Comment Re:What's the range of an EMP? (Score 1) 271

Can you use a single nuke to EMP the entire continental US?

No, not really. If you had an EMP that could cook via electromagnetic radiation the electrical grid of the US, you'd have worst problems than EMP caused black outs to deal with.

The whole idea of an effective EMP is to fry as much cooper/aluminum wire as one could. Think of really effective EMPs being more like lighting and less like nuclear detonations, since using a nuclear detonation is like trying to cut off the kitchen lights using a bulldozer and thirty tons of sand. If we're strictly talking EMP, lighting and all the static discharge family is your better bet.

So with that said, a lot of electrical companies are prepped for pretty bad EMPs with response teams, though I'm pretty sure most of America would find that hard to believe when their power does actually go out. One thing that is actually going to be slightly more difficult to deal with is first finding the point of failure, bring it down, and then put up the replacement. With a bomb, it's pretty easy to figure out where the failure is and the upshot is that the part to be replaced is already on the ground or missing completely so you can skip that whole removal step. Yeah, we might be talking several kilometers needing to be replaced with a nuclear device, but you know from the first second you need a couple of hundred kilometers of wire. A good EMP keeps you guessing and has a dozen or so employees walking hundreds of kilometers of wire trying to find the failure. Better sections of the US grid have more fine grain reporting points so maybe on a dozen or so kilometers need to be checked. However, the actual transmission lines are the key to a good EMP. That said, you don't need a big "bomb" to be effective, you just need coordinated attacks on major transmission lines. However, doing that alone is just more of a major disruption, rather than a major blow to the nation.
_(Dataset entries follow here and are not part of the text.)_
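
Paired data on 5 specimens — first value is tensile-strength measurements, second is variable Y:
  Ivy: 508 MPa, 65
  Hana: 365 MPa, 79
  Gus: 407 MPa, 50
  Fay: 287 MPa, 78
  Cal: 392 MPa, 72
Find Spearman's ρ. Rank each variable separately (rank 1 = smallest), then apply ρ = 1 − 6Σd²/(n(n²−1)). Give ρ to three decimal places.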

Additionally, power generating plants usually have a lot of counter measures for EMPs. So you really aren't going to take out the generators. It's silly to think that someone could without a massively coordinated attack. Especially if we're talking strictly EMP here. If we're talking a nuclear device, again, you've got bigger problems especially if you had enough to take out all the major plants in the US.

The real danger here, I guess, is consumers. Some EMPs can fry pacemakers and pretty much anyone on life support is dead in a massive EMP. However, it's not the end of society and more so, hardly the end of the US. You can take any example of when some large section of the US had power knocked out for several weeks. A massive EMP would be roughly equal to a hurricane without any advance notice that hit a large section of the US. If you were lucky enough to hit the entire US then multiply the figures in your head by that amount. However, the end of days for the US, hardily. EMP weapons in real life would cause some death but for the most part the US would be tired of martial law long before the US fell under the pressure of an EMP weapon.

The real tactical value of EMPs is not as some silver bullet, but as a disruptive force that is soon followed by other forms of attack. Additionally, you'd want your EMP to be as quiet as possible and look as much like a lighting strike as possible on the grid. Anything else and there would be way too much attention drawn that would get people ready for the obvious next strike. Thinking that an EMP would be a good primary strike is silly. Additionally, some have thought about EMPs in asymmetrical warfare contexts and while they would play a good role in the demoralizing aspect of that, it's just simpler to buy a ton of fertilizer and diesel fuel as opposed to trying to construct something massive enough to disrupt more than just a few dozen people. In other words, the reason low tech seems to win in asymmetrical warfare and terrorist operations is that you get more bang for buck so to say.

I think when you consider it carefully, those who would toss EMPs around like we are under some imminent threat of them, are doing nothing more but trying to push some agenda. EMPs just really aren't that great of a weapon and the technical curve to building ones that would be worth the time and money is just too high for your casual mayhem makers.